The late filmmaker was the supreme cinematic poet of memory, and thus of loss and regret.
By Richard Brody
There’s a special pain to the news of the death of the British filmmaker Terence Davies on Saturday at the age of seventy-seven: his career, filled with some of the greatest movies of the past forty years, has always seemed just to be getting started, and, to the end, he kept the exuberant bearing of youth. He was past forty when he made his first feature, “Distant Voices, Still Lives” (1988)—one of the most original of all début features—and he only made eight more, not because he worked slowly but because the money was slow in coming. Although Davies was among the most accomplished of filmmakers, he remained a perpetual beginner, always on the verge of breaking out but never quite getting there. He reached old age with too few films made—a grievous loss to the history of cinema—but with the ardor, the urgency, and the curiosity of youth unabated. He never made a “late” film; no work of his suggests a detached philosophical overview or a foot in the beyond. The paradoxes and complexities of his character run through his output and his life—and they were also very much on the surface, on public display.
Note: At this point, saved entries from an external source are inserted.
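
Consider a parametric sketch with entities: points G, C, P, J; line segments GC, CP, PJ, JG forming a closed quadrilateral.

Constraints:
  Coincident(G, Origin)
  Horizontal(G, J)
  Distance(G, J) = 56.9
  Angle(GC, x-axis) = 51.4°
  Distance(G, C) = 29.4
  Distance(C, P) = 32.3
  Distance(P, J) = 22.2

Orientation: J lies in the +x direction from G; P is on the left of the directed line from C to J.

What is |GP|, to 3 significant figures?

54.9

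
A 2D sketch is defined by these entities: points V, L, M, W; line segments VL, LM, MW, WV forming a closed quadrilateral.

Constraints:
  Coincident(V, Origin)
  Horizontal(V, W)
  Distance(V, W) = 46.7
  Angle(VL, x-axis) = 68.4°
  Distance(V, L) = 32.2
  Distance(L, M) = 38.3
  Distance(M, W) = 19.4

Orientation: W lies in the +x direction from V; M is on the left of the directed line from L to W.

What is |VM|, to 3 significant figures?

52.3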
I had the honor and the pleasure of meeting Davies on several occasions (including onstage, in 2016, at The New Yorker Festival). In person, he was hearty and vigorous, wryly and effervescently humorous, a trait that spilled over into his cinematic taste: he expressed unflagging enthusiasm for classic Hollywood musicals at every chance he got, whether in front of an audience at moma, about a decade ago, or in his ballot for the 2022 Sight and Sound poll. Yet his own films were marked by a keen sense of ambient tragedy and often scarred by the horrors of war. The American experience of the Second World War shapes “The Neon Bible,” and the British experience of it shapes “The Deep Blue Sea.” (A scene of Londoners seeking shelter in an Underground station during a German bombing raid is one of his most spectacular creations.) The Civil War is an important part of his Emily Dickinson bio-pic “A Quiet Passion,” and the First World War is decisive in “Sunset Song.” It is also the very heart of his last film, “Benediction,” a bio-pic about the poet Siegfried Sassoon.